ER association is necessary for viperin to localize to lipid droplets. (A) Helical wheel drawing of the N-terminal amphipathic α-helix of viperin. Amino acid residues 9–42 were diagramed in a helical wheel using a helical wheel projection program (http://rzlab.ucr.edu/scripts/wheel/wheel.cgi?sequence = ABCDEFGHIJLKMNOP&submit =Submit).
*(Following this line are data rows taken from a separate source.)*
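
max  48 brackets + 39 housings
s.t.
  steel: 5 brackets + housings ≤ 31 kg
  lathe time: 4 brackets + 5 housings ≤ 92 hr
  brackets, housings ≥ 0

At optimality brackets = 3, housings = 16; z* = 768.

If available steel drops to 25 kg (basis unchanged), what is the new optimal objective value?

744

Check each constraint at x*: steel 31/31 (tight); lathe time 92/92 (tight).
Dual feasibility on the basic columns requires 5·y_steel + 4·y_lathe time = 48, 1·y_steel + 5·y_lathe time = 39.
This yields shadow prices y_steel = 4, y_lathe time = 7.
Δz = y_steel·Δb = 4 × (-6) = -24, so new z* = 768 − 24 = 744.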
The circles, diamonds, and pentagons represent hydrophilic, hydrophobic, and potentially positively charged residues, respectively. The hydrophobic and hydrophilic residues are colored in green and red, respectively, with a greater hydrophobicity or hydrophilicity corresponding to a darker, purer color. Neutral residues are represented in yellow and potentially charged residues are in blue. Residues that were mutated to glutamic acid have been outlined in black and the sequences of the amphipathic α-helix for wild-type viperin (WT), W26E/L8E/L1E, and L20E/L27E/L31E are shown below with the mutated residues highlighted in bold. (B) 293T cells were transiently transfected with the noted triple helical point mutants in which the noted hydrophobic residues were mutated to glutamic acid and then examined for ER localization using anti-calnexin as an ER marker. (C and D) 293T cells were transiently transfected with the noted triple helical point mutants and treated with 400 μM oleic acid overnight. The cells were examined for lipid droplet localization using BODIPY and an anti-ADRP antibody as lipid droplet markers as described in Fig. 1A (C) or by Western blot analysis of sucrose gradients as described in Fig. 2C (D). Gel Lanes: vector control (1), wild-type viperin (2), W26E/L8E/L1E (3), and L20E/L27E/L31E (4). (E) 293T cells were transfected with the indicated sequential helical turn deletion mutants in which one (T1), two (T1–2), three (T1–3), etc. helical turns were deleted, and then treated with 400 μM oleic acid overnight. These cells were examined by immunofluorescence as described in Fig. 1A.